Le "retournement" de l'UNSA a échoué, admet-on au gouvernement...

Le gouvernement a été réactif et soudé depuis le lancement de la réforme. Mais il n'a pas réussi à stopper la grève à la RATP, comme il l'espérait, ni à prendre appui sur l'Unsa.
 
Source : Les Echos [ 22/11/07 ]


Depuis l'ouverture du chantier de la réforme des régimes spéciaux, l'organisation bien huilée de l'exécutif a été largement mise en avant : suivi en direct de l'Elysée, coordination avec Matignon, symbiose avec les directions des entreprises concernées, liens permanents du ministère du Travail avec les syndicats, etc. De fait, tout en se montrant très réactif, l'Etat a évité tout dérapage verbal ou erreur manifeste dans la négociation, qui aurait pu conduire à faire capoter la réforme. Tout n'a pourtant pas marché comme prévu.
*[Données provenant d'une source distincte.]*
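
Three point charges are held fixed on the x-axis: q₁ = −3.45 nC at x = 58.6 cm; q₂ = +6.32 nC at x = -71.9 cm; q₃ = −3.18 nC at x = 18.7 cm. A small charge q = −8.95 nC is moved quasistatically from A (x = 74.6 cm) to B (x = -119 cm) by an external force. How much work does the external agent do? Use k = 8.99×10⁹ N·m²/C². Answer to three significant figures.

-2.58×10⁻⁶ J

For quasistatic motion the external work equals the change in potential energy: W_ext = qΔV = q(V_B − V_A).
At A: distances to the source charges are 0.160 m, 1.47 m, 0.559 m; V_A = Σ kqᵢ/rᵢ = -206 V.
At B: distances to the source charges are 1.78 m, 0.471 m, 1.38 m; V_B = Σ kqᵢ/rᵢ = 82.4 V.
ΔV = V_B − V_A = 289 V.
W_ext = qΔV = (-8.95×10⁻⁹ C)(289 V) = -2.58×10⁻⁶ J.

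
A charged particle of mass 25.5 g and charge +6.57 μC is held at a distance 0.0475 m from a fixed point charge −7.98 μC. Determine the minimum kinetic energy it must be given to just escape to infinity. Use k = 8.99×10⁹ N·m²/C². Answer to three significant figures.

To just escape, total mechanical energy must reach zero at infinity: ½mv²_min + U = 0, so ½mv²_min = −U = |kQq|/r.
|U| = |kQq|/r = (8.99×10⁹ N·m²/C²)(7.98×10⁻⁶)(6.57×10⁻⁶)/(0.0475) = 9.92 J.

9.92 J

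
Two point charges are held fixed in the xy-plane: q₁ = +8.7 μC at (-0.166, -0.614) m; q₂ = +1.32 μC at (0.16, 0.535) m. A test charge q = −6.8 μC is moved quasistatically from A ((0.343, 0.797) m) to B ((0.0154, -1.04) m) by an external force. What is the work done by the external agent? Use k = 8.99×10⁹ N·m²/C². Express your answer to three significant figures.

For quasistatic motion the external work equals the change in potential energy: W_ext = qΔV = q(V_B − V_A).
At A: distances to the source charges are 1.50 m, 0.320 m; V_A = Σ kqᵢ/rᵢ = 8.93×10⁴ V.
At B: distances to the source charges are 0.463 m, 1.58 m; V_B = Σ kqᵢ/rᵢ = 1.76×10⁵ V.
ΔV = V_B − V_A = 8.72×10⁴ V.
W_ext = qΔV = (-6.80×10⁻⁶ C)(8.72×10⁴ V) = -0.593 J.

-0.593 J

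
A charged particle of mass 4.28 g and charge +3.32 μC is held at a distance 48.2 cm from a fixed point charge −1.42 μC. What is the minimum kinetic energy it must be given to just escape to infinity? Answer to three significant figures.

To just escape, total mechanical energy must reach zero at infinity: ½mv²_min + U = 0, so ½mv²_min = −U = |kQq|/r.
|U| = |kQq|/r = (8.99×10⁹ N·m²/C²)(1.42×10⁻⁶)(3.32×10⁻⁶)/(0.482) = 0.0879 J.

0.0879 J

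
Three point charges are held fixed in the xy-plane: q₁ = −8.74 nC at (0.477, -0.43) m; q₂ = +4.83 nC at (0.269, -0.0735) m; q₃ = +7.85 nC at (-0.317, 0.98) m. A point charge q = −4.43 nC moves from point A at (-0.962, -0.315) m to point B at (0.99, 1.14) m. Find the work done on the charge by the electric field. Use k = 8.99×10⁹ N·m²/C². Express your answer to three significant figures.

The work done by the electric force is W_field = −ΔU = −q(V_B − V_A) = q(V_A − V_B).
At A: distances to the source charges are 1.44 m, 1.25 m, 1.45 m; V_A = Σ kqᵢ/rᵢ = 29.0 V.
At B: distances to the source charges are 1.65 m, 1.41 m, 1.32 m; V_B = Σ kqᵢ/rᵢ = 36.8 V.
ΔV = V_B − V_A = 7.82 V.
W_field = −qΔV = −(-4.43×10⁻⁹ C)(7.82 V) = 3.46×10⁻⁸ J.

3.46×10⁻⁸ J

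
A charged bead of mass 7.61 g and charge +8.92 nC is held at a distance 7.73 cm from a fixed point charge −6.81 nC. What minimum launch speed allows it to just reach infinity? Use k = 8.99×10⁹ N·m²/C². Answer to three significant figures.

To just escape, total mechanical energy must reach zero at infinity: ½mv²_min + U = 0, so ½mv²_min = −U = |kQq|/r.
|U| = |kQq|/r = (8.99×10⁹ N·m²/C²)(6.81×10⁻⁹)(8.92×10⁻⁹)/(0.0773) = 7.06×10⁻⁶ J.
v_min = √(2|U|/m) = √(2·7.06×10⁻⁶/7.61×10⁻³) = 0.0431 m/s.

0.0431 m/s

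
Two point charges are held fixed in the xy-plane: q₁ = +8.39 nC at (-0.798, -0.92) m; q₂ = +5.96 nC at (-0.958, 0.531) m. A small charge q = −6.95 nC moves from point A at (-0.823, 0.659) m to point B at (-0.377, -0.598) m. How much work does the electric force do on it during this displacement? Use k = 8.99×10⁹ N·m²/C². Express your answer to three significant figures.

-1.05×10⁻⁶ J

The work done by the electric force is W_field = −ΔU = −q(V_B − V_A) = q(V_A − V_B).
At A: distances to the source charges are 1.58 m, 0.186 m; V_A = Σ kqᵢ/rᵢ = 336 V.
At B: distances to the source charges are 0.530 m, 1.27 m; V_B = Σ kqᵢ/rᵢ = 185 V.
ΔV = V_B − V_A = -151 V.
W_field = −qΔV = −(-6.95×10⁻⁹ C)(-151 V) = -1.05×10⁻⁶ J.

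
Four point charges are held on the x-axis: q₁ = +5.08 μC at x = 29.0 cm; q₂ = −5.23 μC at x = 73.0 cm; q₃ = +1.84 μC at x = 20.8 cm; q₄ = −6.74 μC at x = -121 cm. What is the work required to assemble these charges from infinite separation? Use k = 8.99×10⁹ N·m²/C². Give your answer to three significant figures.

0.196 J

The work to assemble the configuration equals its total potential energy, U = Σ kqᵢqⱼ/rᵢⱼ over all pairs.
Pair separations: r₁₂ = 0.440 m, r₁₃ = 0.0820 m, r₁₄ = 1.50 m, r₂₃ = 0.522 m, r₂₄ = 1.94 m, r₃₄ = 1.42 m.
Summing all 6 pair terms gives U = 0.196 J.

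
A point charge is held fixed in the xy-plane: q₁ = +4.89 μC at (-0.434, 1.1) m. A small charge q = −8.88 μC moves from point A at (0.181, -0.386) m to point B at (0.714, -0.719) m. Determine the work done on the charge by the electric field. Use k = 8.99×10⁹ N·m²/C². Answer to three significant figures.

The work done by the electric force is W_field = −ΔU = −q(V_B − V_A) = q(V_A − V_B).
At A: distance to the source charge is 1.61 m; V_A = kq₁/r = 2.73×10⁴ V.
At B: distance to the source charge is 2.15 m; V_B = kq₁/r = 2.04×10⁴ V.
ΔV = V_B − V_A = -6900 V.
W_field = −qΔV = −(-8.88×10⁻⁶ C)(-6900 V) = -0.0612 J.

-0.0612 J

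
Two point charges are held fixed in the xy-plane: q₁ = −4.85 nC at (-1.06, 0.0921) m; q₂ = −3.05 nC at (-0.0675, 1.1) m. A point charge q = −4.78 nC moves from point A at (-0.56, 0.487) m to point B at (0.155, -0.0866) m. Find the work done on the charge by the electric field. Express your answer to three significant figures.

2.16×10⁻⁷ J

The work done by the electric force is W_field = −ΔU = −q(V_B − V_A) = q(V_A − V_B).
At A: distances to the source charges are 0.637 m, 0.786 m; V_A = Σ kqᵢ/rᵢ = -103 V.
At B: distances to the source charges are 1.23 m, 1.21 m; V_B = Σ kqᵢ/rᵢ = -58.2 V.
ΔV = V_B − V_A = 45.1 V.
W_field = −qΔV = −(-4.78×10⁻⁹ C)(45.1 V) = 2.16×10⁻⁷ J.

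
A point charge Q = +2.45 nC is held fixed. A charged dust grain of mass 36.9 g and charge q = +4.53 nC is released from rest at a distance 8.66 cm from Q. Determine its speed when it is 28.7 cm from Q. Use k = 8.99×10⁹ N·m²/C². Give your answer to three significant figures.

6.60×10⁻³ m/s

Only the electrostatic force acts, so mechanical energy is conserved: ½mv² = U₁ − U₂ = kQq(1/r₁ − 1/r₂).
U₁ − U₂ = (8.99×10⁹ N·m²/C²)(2.45×10⁻⁹ C)(4.53×10⁻⁹ C)(1/0.0866 − 1/0.287) = 8.04×10⁻⁷ J.
v = √(2·8.04×10⁻⁷/0.0369) = 6.60×10⁻³ m/s.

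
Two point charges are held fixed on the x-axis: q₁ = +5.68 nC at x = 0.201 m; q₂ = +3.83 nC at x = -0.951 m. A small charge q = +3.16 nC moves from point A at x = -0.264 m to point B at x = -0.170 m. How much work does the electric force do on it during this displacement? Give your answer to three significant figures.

-6.89×10⁻⁸ J

The work done by the electric force is W_field = −ΔU = −q(V_B − V_A) = q(V_A − V_B).
At A: distances to the source charges are 0.465 m, 0.687 m; V_A = Σ kqᵢ/rᵢ = 160 V.
At B: distances to the source charges are 0.371 m, 0.781 m; V_B = Σ kqᵢ/rᵢ = 182 V.
ΔV = V_B − V_A = 21.8 V.
W_field = −qΔV = −(3.16×10⁻⁹ C)(21.8 V) = -6.89×10⁻⁸ J.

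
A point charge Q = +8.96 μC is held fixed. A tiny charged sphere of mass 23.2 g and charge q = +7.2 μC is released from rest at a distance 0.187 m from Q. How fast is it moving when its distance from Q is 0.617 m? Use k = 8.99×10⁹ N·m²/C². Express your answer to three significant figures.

Only the electrostatic force acts, so mechanical energy is conserved: ½mv² = U₁ − U₂ = kQq(1/r₁ − 1/r₂).
U₁ − U₂ = (8.99×10⁹ N·m²/C²)(8.96×10⁻⁶ C)(7.20×10⁻⁶ C)(1/0.187 − 1/0.617) = 2.16 J.
v = √(2·2.16/0.0232) = 13.7 m/s.

13.7 m/s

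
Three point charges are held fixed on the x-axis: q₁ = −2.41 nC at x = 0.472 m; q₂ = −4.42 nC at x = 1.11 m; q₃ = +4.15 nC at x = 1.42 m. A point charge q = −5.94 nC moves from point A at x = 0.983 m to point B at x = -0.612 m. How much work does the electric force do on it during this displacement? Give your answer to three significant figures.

The work done by the electric force is W_field = −ΔU = −q(V_B − V_A) = q(V_A − V_B).
At A: distances to the source charges are 0.511 m, 0.127 m, 0.437 m; V_A = Σ kqᵢ/rᵢ = -270 V.
At B: distances to the source charges are 1.08 m, 1.72 m, 2.03 m; V_B = Σ kqᵢ/rᵢ = -24.7 V.
ΔV = V_B − V_A = 245 V.
W_field = −qΔV = −(-5.94×10⁻⁹ C)(245 V) = 1.46×10⁻⁶ J.

1.46×10⁻⁶ J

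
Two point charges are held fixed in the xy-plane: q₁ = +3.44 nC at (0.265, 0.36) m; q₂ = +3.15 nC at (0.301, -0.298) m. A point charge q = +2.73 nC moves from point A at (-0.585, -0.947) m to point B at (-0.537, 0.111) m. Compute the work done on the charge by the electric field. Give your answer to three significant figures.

-5.89×10⁻⁸ J

The work done by the electric force is W_field = −ΔU = −q(V_B − V_A) = q(V_A − V_B).
At A: distances to the source charges are 1.56 m, 1.10 m; V_A = Σ kqᵢ/rᵢ = 45.6 V.
At B: distances to the source charges are 0.840 m, 0.932 m; V_B = Σ kqᵢ/rᵢ = 67.2 V.
ΔV = V_B − V_A = 21.6 V.
W_field = −qΔV = −(2.73×10⁻⁹ C)(21.6 V) = -5.89×10⁻⁸ J.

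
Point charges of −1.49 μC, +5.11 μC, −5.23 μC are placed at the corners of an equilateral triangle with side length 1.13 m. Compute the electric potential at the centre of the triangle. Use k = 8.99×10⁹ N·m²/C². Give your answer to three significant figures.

-2.22×10⁴ V

Electric potential is a scalar, so the contributions from each charge add algebraically: V = Σ kqᵢ/rᵢ.
The distance from each vertex to the centroid is a/√3 = 0.652 m.
V = k[(-1.49×10⁻⁶)/(0.652) + (5.11×10⁻⁶)/(0.652) + (-5.23×10⁻⁶)/(0.652)] = -2.22×10⁴ V.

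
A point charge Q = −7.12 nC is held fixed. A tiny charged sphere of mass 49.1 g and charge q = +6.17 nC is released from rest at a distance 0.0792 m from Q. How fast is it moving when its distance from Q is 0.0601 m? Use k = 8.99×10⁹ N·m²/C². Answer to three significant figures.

8.03×10⁻³ m/s

Only the electrostatic force acts, so mechanical energy is conserved: ½mv² = U₁ − U₂ = kQq(1/r₁ − 1/r₂).
U₁ − U₂ = (8.99×10⁹ N·m²/C²)(-7.12×10⁻⁹ C)(6.17×10⁻⁹ C)(1/0.0792 − 1/0.0601) = 1.58×10⁻⁶ J.
v = √(2·1.58×10⁻⁶/0.0491) = 8.03×10⁻³ m/s.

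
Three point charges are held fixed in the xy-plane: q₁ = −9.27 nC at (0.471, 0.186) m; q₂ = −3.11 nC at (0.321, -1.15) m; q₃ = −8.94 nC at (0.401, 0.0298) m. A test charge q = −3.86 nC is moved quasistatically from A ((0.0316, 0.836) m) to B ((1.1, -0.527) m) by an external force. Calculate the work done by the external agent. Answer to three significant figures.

-1.99×10⁻⁸ J

For quasistatic motion the external work equals the change in potential energy: W_ext = qΔV = q(V_B − V_A).
At A: distances to the source charges are 0.785 m, 2.01 m, 0.887 m; V_A = Σ kqᵢ/rᵢ = -211 V.
At B: distances to the source charges are 0.951 m, 0.997 m, 0.894 m; V_B = Σ kqᵢ/rᵢ = -206 V.
ΔV = V_B − V_A = 5.17 V.
W_ext = qΔV = (-3.86×10⁻⁹ C)(5.17 V) = -1.99×10⁻⁸ J.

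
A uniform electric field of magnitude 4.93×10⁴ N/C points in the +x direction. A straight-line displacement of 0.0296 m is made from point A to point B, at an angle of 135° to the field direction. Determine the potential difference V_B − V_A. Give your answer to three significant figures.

1030 V

Only the component of displacement along E changes the potential: ΔV = −E·d·cosθ.
ΔV = −(4.93×10⁴ V/m)(0.0296 m)cos135° = 1030 V.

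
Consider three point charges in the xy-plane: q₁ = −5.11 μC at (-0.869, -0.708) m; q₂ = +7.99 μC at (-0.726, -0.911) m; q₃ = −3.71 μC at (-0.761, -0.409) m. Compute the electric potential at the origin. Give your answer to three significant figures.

The total potential is the scalar sum of each charge's contribution, V = Σ kqᵢ/rᵢ.
Distances from the field point to each charge: r₁ = 1.12 m, r₂ = 1.16 m, r₃ = 0.864 m.
V = k[(-5.11×10⁻⁶)/(1.12) + (7.99×10⁻⁶)/(1.16) + (-3.71×10⁻⁶)/(0.864)] = -1.79×10⁴ V.

-1.79×10⁴ V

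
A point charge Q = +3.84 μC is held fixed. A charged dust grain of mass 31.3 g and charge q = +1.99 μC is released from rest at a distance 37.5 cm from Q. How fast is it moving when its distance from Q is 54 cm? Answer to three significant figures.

Only the electrostatic force acts, so mechanical energy is conserved: ½mv² = U₁ − U₂ = kQq(1/r₁ − 1/r₂).
U₁ − U₂ = (8.99×10⁹ N·m²/C²)(3.84×10⁻⁶ C)(1.99×10⁻⁶ C)(1/0.375 − 1/0.540) = 0.0560 J.
v = √(2·0.0560/0.0313) = 1.89 m/s.

1.89 m/s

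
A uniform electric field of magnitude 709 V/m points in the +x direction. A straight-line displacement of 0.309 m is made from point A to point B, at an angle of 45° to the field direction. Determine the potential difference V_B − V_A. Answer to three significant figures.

Only the component of displacement along E changes the potential: ΔV = −E·d·cosθ.
ΔV = −(709 V/m)(0.309 m)cos45° = -155 V.

-155 V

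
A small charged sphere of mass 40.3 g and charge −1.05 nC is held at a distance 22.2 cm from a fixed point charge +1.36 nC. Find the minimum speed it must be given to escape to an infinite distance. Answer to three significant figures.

To just escape, total mechanical energy must reach zero at infinity: ½mv²_min + U = 0, so ½mv²_min = −U = |kQq|/r.
|U| = |kQq|/r = (8.99×10⁹ N·m²/C²)(1.36×10⁻⁹)(1.05×10⁻⁹)/(0.222) = 5.78×10⁻⁸ J.
v_min = √(2|U|/m) = √(2·5.78×10⁻⁸/0.0403) = 1.69×10⁻³ m/s.

1.69×10⁻³ m/s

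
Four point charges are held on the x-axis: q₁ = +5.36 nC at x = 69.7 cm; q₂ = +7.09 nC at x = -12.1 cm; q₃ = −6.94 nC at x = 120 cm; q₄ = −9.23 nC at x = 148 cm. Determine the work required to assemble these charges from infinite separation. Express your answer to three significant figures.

5.39×10⁻⁷ J

The work to assemble the configuration equals its total potential energy, U = Σ kqᵢqⱼ/rᵢⱼ over all pairs.
Pair separations: r₁₂ = 0.818 m, r₁₃ = 0.503 m, r₁₄ = 0.783 m, r₂₃ = 1.32 m, r₂₄ = 1.60 m, r₃₄ = 0.280 m.
Summing all 6 pair terms gives U = 5.39×10⁻⁷ J.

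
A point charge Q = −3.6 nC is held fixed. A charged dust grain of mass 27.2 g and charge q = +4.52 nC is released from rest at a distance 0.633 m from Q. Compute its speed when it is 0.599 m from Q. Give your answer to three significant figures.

Only the electrostatic force acts, so mechanical energy is conserved: ½mv² = U₁ − U₂ = kQq(1/r₁ − 1/r₂).
U₁ − U₂ = (8.99×10⁹ N·m²/C²)(-3.60×10⁻⁹ C)(4.52×10⁻⁹ C)(1/0.633 − 1/0.599) = 1.31×10⁻⁸ J.
v = √(2·1.31×10⁻⁸/0.0272) = 9.82×10⁻⁴ m/s.

9.82×10⁻⁴ m/s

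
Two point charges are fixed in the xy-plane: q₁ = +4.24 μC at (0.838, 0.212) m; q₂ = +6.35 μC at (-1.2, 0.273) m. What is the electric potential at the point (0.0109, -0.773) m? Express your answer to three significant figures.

The total potential is the scalar sum of each charge's contribution, V = Σ kqᵢ/rᵢ.
Distances from the field point to each charge: r₁ = 1.29 m, r₂ = 1.60 m.
V = k[(4.24×10⁻⁶)/(1.29) + (6.35×10⁻⁶)/(1.60)] = 6.53×10⁴ V.

6.53×10⁴ V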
· Les syndicats de la RATP n'ont pas lâché les cheminots

Le gouvernement et la direction de la SNCF ont d'emblée focalisé leurs efforts sur les conducteurs autonomes de la FGAAC (30 % des agents de conduite), afin qu'ils se désolidarisent de la grève. Avec succès (dès le soir de la grève du 18 octobre), quitte à permettre aux conducteurs de partir en retraite sans pénalité à 52,5 ans. Après la grève du 14 novembre, il s'agissait d'isoler les cheminots : la reprise du travail a été facile à obtenir à EDF et GDF, qui n'ont pas la culture des grèves illimitées, mais, alors que le gouvernement tablait sur un essoufflement rapide à la RATP, les perturbations dans le métro parisien et le RER A et B (qui transportent respectivement 1,1 million et 500.000 voyageurs par jour) constituent le point noir depuis neuf jours, et expliquent la pagaille en Ile-de-France. La RATP souligne le très fort taux de grévistes chez les conducteurs de métro et de RER. « Nous ne pensions pas qu'ils réagiraient aussi vivement, sachant qu'ils sont peu affectés par la réforme. Nous ne les avions donc pas «ciblés» spécifiquement », reconnaît un conseiller gouvernemental. De fait, les conducteurs de la RATP, qui peuvent cesser le travail à 50 ans, partent déjà en retraite, en moyenne, à plus de 52 ans. Ils ne seront donc quasiment pas affectés par la décote, mais ils se battent contre la suppression des bonifications de carrière pour les nouveaux agents.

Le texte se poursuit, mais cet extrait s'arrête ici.